Another voice, her daughter’s, interrupted. “Will the Saxons come again?”
Sight spiraled dizzyingly, showed her the grey sea and the lands beyond it, where brown floodwaters spread across the low-lying fields. Ana’s lips moved, but, gripped by the vision, she did not hear her own words. She saw drowned men and cattle, and a harvest worse than the one she had foreseen for Britannia. More seasons passed, equally wet, though not so cold. After a time men began to dismantle their halls and build warships from the timbers. She saw armies hosting, the three keels in which Hengest had fled multiplying a hundredfold.
“No—” Ana heard herself denying the vision, but she could not escape it. “I don’t want to—”
“What do you see?” Viviane’s voice was implacable.
“Five winters pass, and the Saxons gather, winging like the wild geese over the sea.
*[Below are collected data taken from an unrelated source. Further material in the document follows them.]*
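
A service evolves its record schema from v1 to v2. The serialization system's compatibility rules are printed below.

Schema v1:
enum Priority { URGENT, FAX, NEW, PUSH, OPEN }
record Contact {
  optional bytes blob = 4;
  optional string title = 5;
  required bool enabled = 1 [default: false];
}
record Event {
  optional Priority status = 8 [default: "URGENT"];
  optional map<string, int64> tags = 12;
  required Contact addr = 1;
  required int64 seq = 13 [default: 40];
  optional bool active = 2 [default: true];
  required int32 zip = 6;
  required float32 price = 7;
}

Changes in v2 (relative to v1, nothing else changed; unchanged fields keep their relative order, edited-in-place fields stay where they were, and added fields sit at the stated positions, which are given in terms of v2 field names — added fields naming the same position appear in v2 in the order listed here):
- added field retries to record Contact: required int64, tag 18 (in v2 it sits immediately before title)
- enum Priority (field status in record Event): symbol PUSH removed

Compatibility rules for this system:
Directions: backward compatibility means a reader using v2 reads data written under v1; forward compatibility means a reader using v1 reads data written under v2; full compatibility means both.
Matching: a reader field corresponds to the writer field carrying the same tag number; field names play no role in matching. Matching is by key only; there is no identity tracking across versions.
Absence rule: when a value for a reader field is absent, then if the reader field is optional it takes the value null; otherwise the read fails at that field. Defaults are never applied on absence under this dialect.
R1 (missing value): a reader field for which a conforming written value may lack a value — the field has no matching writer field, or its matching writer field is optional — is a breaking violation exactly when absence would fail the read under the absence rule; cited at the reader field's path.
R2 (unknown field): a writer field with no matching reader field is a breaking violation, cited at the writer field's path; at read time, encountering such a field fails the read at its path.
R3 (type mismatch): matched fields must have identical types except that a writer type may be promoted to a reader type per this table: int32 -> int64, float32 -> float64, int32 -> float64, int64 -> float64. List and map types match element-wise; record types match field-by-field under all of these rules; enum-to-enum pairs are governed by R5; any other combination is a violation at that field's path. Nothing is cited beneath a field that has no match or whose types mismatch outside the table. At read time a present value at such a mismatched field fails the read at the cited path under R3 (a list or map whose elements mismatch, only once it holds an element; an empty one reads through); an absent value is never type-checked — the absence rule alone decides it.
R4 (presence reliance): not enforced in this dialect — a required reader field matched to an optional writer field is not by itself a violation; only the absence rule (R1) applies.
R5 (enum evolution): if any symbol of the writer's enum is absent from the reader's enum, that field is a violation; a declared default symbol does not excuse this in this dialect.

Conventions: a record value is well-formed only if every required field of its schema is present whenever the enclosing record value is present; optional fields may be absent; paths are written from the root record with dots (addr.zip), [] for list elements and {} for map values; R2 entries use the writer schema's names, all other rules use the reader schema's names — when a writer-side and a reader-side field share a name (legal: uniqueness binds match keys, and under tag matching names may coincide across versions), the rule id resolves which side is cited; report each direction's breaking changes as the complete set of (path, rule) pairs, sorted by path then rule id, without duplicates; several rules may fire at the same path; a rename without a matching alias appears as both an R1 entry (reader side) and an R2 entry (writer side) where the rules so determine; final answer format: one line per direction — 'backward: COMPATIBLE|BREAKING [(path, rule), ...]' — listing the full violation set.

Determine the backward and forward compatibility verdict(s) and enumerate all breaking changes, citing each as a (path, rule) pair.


the writer's type comes first in each Event pair
backward pass over Event, reader schema v2, writer schema v1:
  status <- status (Priority -> Priority, writer optional)
  tags <- tags (map<string, int64> -> map<string, int64>, writer optional)
  addr <- addr (Contact -> Contact, writer required)
  seq <- seq (int64 -> int64, writer required)
  active <- active (bool -> bool, writer optional)
  zip <- zip (int32 -> int32, writer required)
  price <- price (float32 -> float32, writer required)
  addr.blob <- addr.blob (bytes -> bytes, writer optional)
  addr.retries: no writer match
  addr.title <- addr.title (string -> string, writer optional)
  addr.enabled <- addr.enabled (bool -> bool, writer required)
  rule R1 violated at addr.retries
  rule R5 violated at status
  => backward verdict for Event: BREAKING, 2 violation(s)
forward pass over Event, reader schema v1, writer schema v2:
  status <- status (Priority -> Priority, writer optional)
  tags <- tags (map<string, int64> -> map<string, int64>, writer optional)
  addr <- addr (Contact -> Contact, writer required)
  seq <- seq (int64 -> int64, writer required)
  active <- active (bool -> bool, writer optional)
  zip <- zip (int32 -> int32, writer required)
  price <- price (float32 -> float32, writer required)
  addr.blob <- addr.blob (bytes -> bytes, writer optional)
  addr.title <- addr.title (string -> string, writer optional)
  addr.enabled <- addr.enabled (bool -> bool, writer required)
  writer field addr.retries has no reader counterpart
  rule R2 violated at addr.retries
  => forward verdict for Event: BREAKING, 1 violation(s)

backward: BREAKING [(addr.retries, R1), (status, R5)]; forward: BREAKING [(addr.retries, R2)]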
And they are many—there have never been so many—and they fall screaming upon our shores….”
She whimpered, wanting to reject, to deny, the knowledge that forced itself upon her. She had to stop this disaster! They had suffered enough; she would do anything to keep this from coming to be—
“Ana, it is enough!” Nectan spoke sharply. “Let the vision pass; let darkness sweep it away!”
She sobbed as his voice grew softer, calling her name, soothing her fears, guiding her home. At last she opened her eyes, and collapsed, shivering, into his arms.
“You should have known better than to ask her that last question,” said someone.